I came up with a possible solution, so I will attempt to answer my own question. I would like some critical feedback from the community though.
I know the two phenomenon are related, so I make the assumption that I can calibrate one scale to the other scale. I will then compare agreement between the predicted values from one method to the experimental values of the other method. This method still cannot find bias in means (as @Jeremy pointed out, this isn't meaningful in this context), but it still might allow a comparison of the 95% limits.
Some code (in R) to compare:
library(ggplot2)
set.seed(2063) #Dr.
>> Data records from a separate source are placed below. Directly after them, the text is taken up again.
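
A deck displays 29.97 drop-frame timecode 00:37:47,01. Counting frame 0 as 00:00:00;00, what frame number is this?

As if non-drop at 30 labels/s: (0 × 3600 + 37 × 60 + 47) × 30 + 1 = 68011.
Minute boundaries passed: 37; those not divisible by 10: 37 − 3 = 34; dropped labels = 2 × 34 = 68.
Actual frame index = 68011 − 68 = 67943.

67943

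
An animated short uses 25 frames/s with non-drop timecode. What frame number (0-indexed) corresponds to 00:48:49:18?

frame 73243

Total seconds to the label: (0 × 3600 + 48 × 60 + 49) = 2929.
Frame index = 2929 × 25 + 18 = 73243.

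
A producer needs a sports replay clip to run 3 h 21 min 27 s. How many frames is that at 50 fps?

3 h 21 min 27 s = 12087 s.
Frames = 12087 × 50 = 604350.

604350 frames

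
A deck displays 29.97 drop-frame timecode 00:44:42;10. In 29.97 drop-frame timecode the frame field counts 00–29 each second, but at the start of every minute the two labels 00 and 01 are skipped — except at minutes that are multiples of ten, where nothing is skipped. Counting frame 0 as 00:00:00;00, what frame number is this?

80390

Complete 10-minute blocks: 4, each 17982 frames → 71928.
Remaining 4 whole minutes in the current block: 1800 + 3 × 1798 = 7194 frames.
Within the current minute: 42 × 30 + 10 − 2 = 1268 (labels ;00/;01 skipped at this minute). Total = 71928 + 7194 + 1268 = 80390.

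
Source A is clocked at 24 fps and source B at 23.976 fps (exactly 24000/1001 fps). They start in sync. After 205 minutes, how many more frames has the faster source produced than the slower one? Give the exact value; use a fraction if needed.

295200/1001 frames

205 min = 12300 s.
A emits 24 × 12300 = 295200 frames; B emits 24000/1001 × 12300 = 295200000/1001.
Difference = 295200/1001 frames (≈ 294.9051); B is behind A.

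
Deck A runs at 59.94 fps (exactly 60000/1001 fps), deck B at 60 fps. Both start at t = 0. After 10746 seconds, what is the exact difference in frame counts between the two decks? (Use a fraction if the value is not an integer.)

644760/1001 frames

A emits 60000/1001 × 10746 = 644760000/1001 frames; B emits 60 × 10746 = 644760.
Difference = 644760/1001 frames (≈ 644.1159); B is ahead of A.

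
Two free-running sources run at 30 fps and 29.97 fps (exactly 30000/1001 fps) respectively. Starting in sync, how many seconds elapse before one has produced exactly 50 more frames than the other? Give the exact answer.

The gap grows by |30000/1001 − 30| = 30/1001 frames per second.
Time for a 50-frame gap: 50 ÷ (30/1001) = 5005/3 s.

5005/3 seconds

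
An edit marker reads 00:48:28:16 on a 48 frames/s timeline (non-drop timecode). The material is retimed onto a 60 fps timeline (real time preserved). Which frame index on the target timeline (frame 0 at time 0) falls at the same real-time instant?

Source frame index: (0×3600 + 48×60 + 28) × 48 + 16 = 139600.
Real time: 139600 / (48) = 8725/3 s.
Target frame: (8725/3) × (60) = 174500.

frame 174500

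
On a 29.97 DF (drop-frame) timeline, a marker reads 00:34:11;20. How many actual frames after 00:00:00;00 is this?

Complete 10-minute blocks: 3, each 17982 frames → 53946.
Remaining 4 whole minutes in the current block: 1800 + 3 × 1798 = 7194 frames.
Within the current minute: 11 × 30 + 20 − 2 = 348 (labels ;00/;01 skipped at this minute). Total = 53946 + 7194 + 348 = 61488.

61488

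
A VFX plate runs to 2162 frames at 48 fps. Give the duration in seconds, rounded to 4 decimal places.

45.0417 seconds

Running time = 2162 × 1/48 = 1081/24 s ≈ 45.0417 s.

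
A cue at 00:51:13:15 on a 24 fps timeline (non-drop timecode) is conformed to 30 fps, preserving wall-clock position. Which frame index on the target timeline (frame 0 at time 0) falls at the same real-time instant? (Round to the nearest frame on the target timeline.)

Source frame index: (0×3600 + 51×60 + 13) × 24 + 15 = 73767.
Real time: 73767 / (24) = 24589/8 s.
Target frame: (24589/8) × (30) = 368835/4 ≈ 92208.750 → 92209.

frame 92209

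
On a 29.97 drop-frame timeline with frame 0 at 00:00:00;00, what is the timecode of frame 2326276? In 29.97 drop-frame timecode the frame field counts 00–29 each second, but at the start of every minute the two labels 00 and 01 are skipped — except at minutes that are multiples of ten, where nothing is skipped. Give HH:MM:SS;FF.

Each 10-minute DF block holds 10 × 60 × 30 − 9 × 2 = 17982 frames. 2326276 ÷ 17982 → 129 full blocks, remainder 6598.
Within the partial block the first minute is 1800 frames and each further minute 1798, so 3 further minute boundaries passed. Total skipped labels = 18 × 129 + 2 × 3 = 2328.
Non-drop label index = 2326276 + 2328 = 2328604; at 30 labels/s that is 21:33:40:04, i.e. DF 21:33:40;04.

21:33:40;04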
Cochrane
bland <- function(x, y, titl=''){
gg.data <- data.frame(x=x, y=y, avg=(x+y)/2, diff=(x-y))
g <- ggplot(gg.data, aes(x=avg, y=diff)) + geom_point(size=4) + theme_bw()
g <- g + theme(text=element_text(size=24), axis.text=element_text(colour='black'))
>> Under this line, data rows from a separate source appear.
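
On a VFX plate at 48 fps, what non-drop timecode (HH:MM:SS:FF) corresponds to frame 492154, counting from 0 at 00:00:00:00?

02:50:53:10

492154 ÷ 48 = 10253 full seconds, remainder 10 frames.
10253 s = 2 h 50 min 53 s.
Timecode: 02:50:53:10.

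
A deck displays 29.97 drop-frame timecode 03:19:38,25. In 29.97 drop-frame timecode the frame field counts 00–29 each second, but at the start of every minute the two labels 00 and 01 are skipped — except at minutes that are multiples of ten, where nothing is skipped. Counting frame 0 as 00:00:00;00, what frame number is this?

359005

Complete 10-minute blocks: 19, each 17982 frames → 341658.
Remaining 9 whole minutes in the current block: 1800 + 8 × 1798 = 16184 frames.
Within the current minute: 38 × 30 + 25 − 2 = 1163 (labels ;00/;01 skipped at this minute). Total = 341658 + 16184 + 1163 = 359005.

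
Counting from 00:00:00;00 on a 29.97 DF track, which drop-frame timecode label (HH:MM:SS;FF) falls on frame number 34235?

Each 10-minute DF block holds 10 × 60 × 30 − 9 × 2 = 17982 frames. 34235 ÷ 17982 → 1 full block, remainder 16253.
Within the partial block the first minute is 1800 frames and each further minute 1798, so 9 further minute boundaries passed. Total skipped labels = 18 × 1 + 2 × 9 = 36.
Non-drop label index = 34235 + 36 = 34271; at 30 labels/s that is 00:19:02:11, i.e. DF 00:19:02;11.

00:19:02;11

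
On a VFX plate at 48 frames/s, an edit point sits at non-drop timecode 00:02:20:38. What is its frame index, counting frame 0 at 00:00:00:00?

Total seconds to the label: (0 × 3600 + 2 × 60 + 20) = 140.
Frame index = 140 × 48 + 38 = 6758.

6758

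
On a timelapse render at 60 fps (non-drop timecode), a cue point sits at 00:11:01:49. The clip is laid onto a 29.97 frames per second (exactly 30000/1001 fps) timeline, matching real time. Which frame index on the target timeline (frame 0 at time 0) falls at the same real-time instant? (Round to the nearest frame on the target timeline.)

frame 19835

Source frame index: (0×3600 + 11×60 + 1) × 60 + 49 = 39709.
Real time: 39709 / (60) = 39709/60 s.
Target frame: (39709/60) × (30000/1001) = 19854500/1001 ≈ 19834.665 → 19835.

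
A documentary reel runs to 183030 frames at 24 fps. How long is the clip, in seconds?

Running time = 183030 / (24) = 7626.25 s.

7626.25 seconds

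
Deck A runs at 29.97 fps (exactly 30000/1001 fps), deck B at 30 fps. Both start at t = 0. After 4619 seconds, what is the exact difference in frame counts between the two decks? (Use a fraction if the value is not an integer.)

A emits 30000/1001 × 4619 = 138570000/1001 frames; B emits 30 × 4619 = 138570.
Difference = 138570/1001 frames (≈ 138.4316); B is ahead of A.

138570/1001 frames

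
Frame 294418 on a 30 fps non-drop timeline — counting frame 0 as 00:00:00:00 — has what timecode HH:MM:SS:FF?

02:43:33:28

294418 ÷ 30 = 9813 full seconds, remainder 28 frames.
9813 s = 2 h 43 min 33 s.
Timecode: 02:43:33:28.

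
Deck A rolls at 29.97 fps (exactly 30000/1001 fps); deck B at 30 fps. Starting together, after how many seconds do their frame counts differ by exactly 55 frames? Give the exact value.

11011/6 seconds

The gap grows by |30 − 30000/1001| = 30/1001 frames per second.
Time for a 55-frame gap: 55 ÷ (30/1001) = 11011/6 s.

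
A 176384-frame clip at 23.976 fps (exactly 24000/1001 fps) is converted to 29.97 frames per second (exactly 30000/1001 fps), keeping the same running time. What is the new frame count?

Target frames = source frames × (target rate / source rate) = 176384 × (30000/1001)/(24000/1001) = 176384 × 5/4 = 220480.

220480 frames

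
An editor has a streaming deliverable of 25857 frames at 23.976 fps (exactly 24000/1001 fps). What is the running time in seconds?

1078.452375 seconds

Running time = 25857 / (24000/1001) = 1078.452375 s.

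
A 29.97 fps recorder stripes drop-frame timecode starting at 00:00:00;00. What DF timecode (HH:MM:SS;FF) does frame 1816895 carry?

Each 10-minute DF block holds 10 × 60 × 30 − 9 × 2 = 17982 frames. 1816895 ÷ 17982 → 101 full blocks, remainder 713.
Within the partial block the first minute is 1800 frames and each further minute 1798, so 0 further minute boundaries passed. Total skipped labels = 18 × 101 + 2 × 0 = 1818.
Non-drop label index = 1816895 + 1818 = 1818713; at 30 labels/s that is 16:50:23:23, i.e. DF 16:50:23;23.

16:50:23;23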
g <- g + labs(x='Average', y='Difference') + ggtitle(titl)
g <- g + geom_hline(yintercept=mean(gg.data$diff), colour='chocolate', size=1)
g <- g + geom_hline(yintercept=mean(gg.data$diff) + 1.96*sd(gg.data$diff), colour='dodgerblue3', size=1,
linetype='dashed')
g <- g + geom_hline(yintercept=mean(gg.data$diff) - 1.96*sd(gg.data$diff), colour='dodgerblue3', size=1,
linetype='dashed')
plot(g)
}
#Make some data
x <- seq(1,40)
y <- 2*x + rnorm(n=length(x), mean=0, sd=10)
qplot(x,y)
lm.data <- data.frame(x=x, y=y)
lm(data=lm.data, y~x)
#Bland-Altman of raw data
bland(x,y,'Raw Data')
#Bland-Altman of calibrated data
orig.df <- data.frame(x=x)
y.p <- predict(lm(data=lm.data, y~x), newdata=orig.df)
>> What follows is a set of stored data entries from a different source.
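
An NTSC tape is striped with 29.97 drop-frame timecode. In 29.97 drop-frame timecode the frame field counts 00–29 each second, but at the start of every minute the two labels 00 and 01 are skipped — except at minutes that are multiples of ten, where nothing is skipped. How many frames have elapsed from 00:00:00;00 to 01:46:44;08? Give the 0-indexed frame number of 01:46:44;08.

191936

Complete 10-minute blocks: 10, each 17982 frames → 179820.
Remaining 6 whole minutes in the current block: 1800 + 5 × 1798 = 10790 frames.
Within the current minute: 44 × 30 + 8 − 2 = 1326 (labels ;00/;01 skipped at this minute). Total = 179820 + 10790 + 1326 = 191936.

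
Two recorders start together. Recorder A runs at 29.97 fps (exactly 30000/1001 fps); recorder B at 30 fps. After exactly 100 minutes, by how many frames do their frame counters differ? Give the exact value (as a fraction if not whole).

100 min = 6000 s.
A emits 30000/1001 × 6000 = 180000000/1001 frames; B emits 30 × 6000 = 180000.
Difference = 180000/1001 frames (≈ 179.8202); B is ahead of A.

180000/1001 frames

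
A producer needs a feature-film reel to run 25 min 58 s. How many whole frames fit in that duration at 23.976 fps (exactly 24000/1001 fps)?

25 min 58 s = 1558 s.
Frames = 1558 × 24000/1001 = 37392000/1001 ≈ 37354.6454.
Complete frames: 37354.

37354 frames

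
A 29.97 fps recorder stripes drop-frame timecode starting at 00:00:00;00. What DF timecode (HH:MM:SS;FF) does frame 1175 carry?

Each 10-minute DF block holds 10 × 60 × 30 − 9 × 2 = 17982 frames. 1175 ÷ 17982 → 0 full blocks, remainder 1175.
Within the partial block the first minute is 1800 frames and each further minute 1798, so 0 further minute boundaries passed. Total skipped labels = 18 × 0 + 2 × 0 = 0.
Non-drop label index = 1175 + 0 = 1175; at 30 labels/s that is 00:00:39:05, i.e. DF 00:00:39;05.

00:00:39;05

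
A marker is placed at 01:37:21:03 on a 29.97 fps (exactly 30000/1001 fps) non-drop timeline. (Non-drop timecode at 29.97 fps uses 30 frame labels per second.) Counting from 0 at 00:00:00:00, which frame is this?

175233

Total seconds to the label: (1 × 3600 + 37 × 60 + 21) = 5841.
Frame index = 5841 × 30 + 3 = 175233.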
bland(y.p,y, 'Calib Data')
qplot(y.p,y)
If I try to directly compare $x$ and $y$, as expected, I get what would be very poor agreement:

However, if I "calibrate" the $x$ values to the $y$ scale using a linear model, agreement appears much better:

Some key thoughts:
- I don't have to use a linear model. Any model that calibrates one scale to another would do nicely.
- This is functionally equivalent to plotting the model residuals against the mean of $y$ and the $\hat{y}$ value. This is my biggest concern. I want to compare agreement between methods, but I could be simply evaluating the quality of the model. My current thinking is that these two are equivalent.
- Given #2, by comparing the residuals of the model as a measure of agreement, the value of my comparison rests strongly on the assumption that the model used to calibrate is correct.
To bring it all together, if I have selected a reasonable model (#1) to calibrate one scale to another (#3), then I can reasonably compare the residuals of that model (#2) as a measure of agreement. In the 2nd example graph above, I would interpret this as 95% of all deviations are within ~20 points on the $y$ scale. I can then evaluate if these limits are reasonable for the two methods I'm trying to study.
As I said above, criticisms are welcome.